I have already experienced the messiness of citations when trying to cite a Kindle source. What the heck is the location good for if you don’t have a Kindle? Nada.
The Chronicle’s E-Books’ Varied Formats Make Citations a Mess for Scholars discusses the problem.
It could be fixed if the e-book creators would add paragraph identifiers. Still that would be a disaster too. Are you looking for paragraph 4,232 in the print version of the novel? Because I sure wouldn’t want to do that. One of my colleagues agrees.
While those numbers may be effective landmarks, some fear that they may start to intrude on the text. “What I don’t want is something that so gums up the whole text that I can’t pay attention to the text anymore,” says William Rankin, director of educational innovation and an associate professor of English at Abilene Christian University, which is experimenting with e-books in some courses.
Perhaps, instead of citations, soon we will be using links, Bill suggests.
Those will be ugly as all get out, but useful if the information is online. Not so much to a 1926 version of a novel.
Update: According to a tweet by @samplereality (Mark Sample of George Mason U): “The introduction of “page” numbers is a step backward for the Kindle, a failure of imagination.
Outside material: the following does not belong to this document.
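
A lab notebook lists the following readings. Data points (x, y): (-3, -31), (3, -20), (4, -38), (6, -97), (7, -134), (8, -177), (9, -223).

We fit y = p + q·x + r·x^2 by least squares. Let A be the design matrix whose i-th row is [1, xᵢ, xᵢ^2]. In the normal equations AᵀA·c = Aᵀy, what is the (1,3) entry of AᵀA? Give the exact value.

264

Row 1 ↔ basis 1, column 3 ↔ basis x^2, so (AᵀA)_{1,3} = Σᵢ x^2 = (1)·(9) + (1)·(9) + (1)·(16) + (1)·(36) + (1)·(49) + (1)·(64) + (1)·(81) = 264.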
Classic remediation. *Remedial* remediation.”
One thought on “New Citations Problems”
And links go dead a LOT faster than all the printed copies of a text get destroyed or become unavailable through digitization (thinking early English books here).
I wonder if there’d be a way to put the pagination of whatever edition is being used, but hide it most of the time for reading, and only have it visible when the reader wants to see it?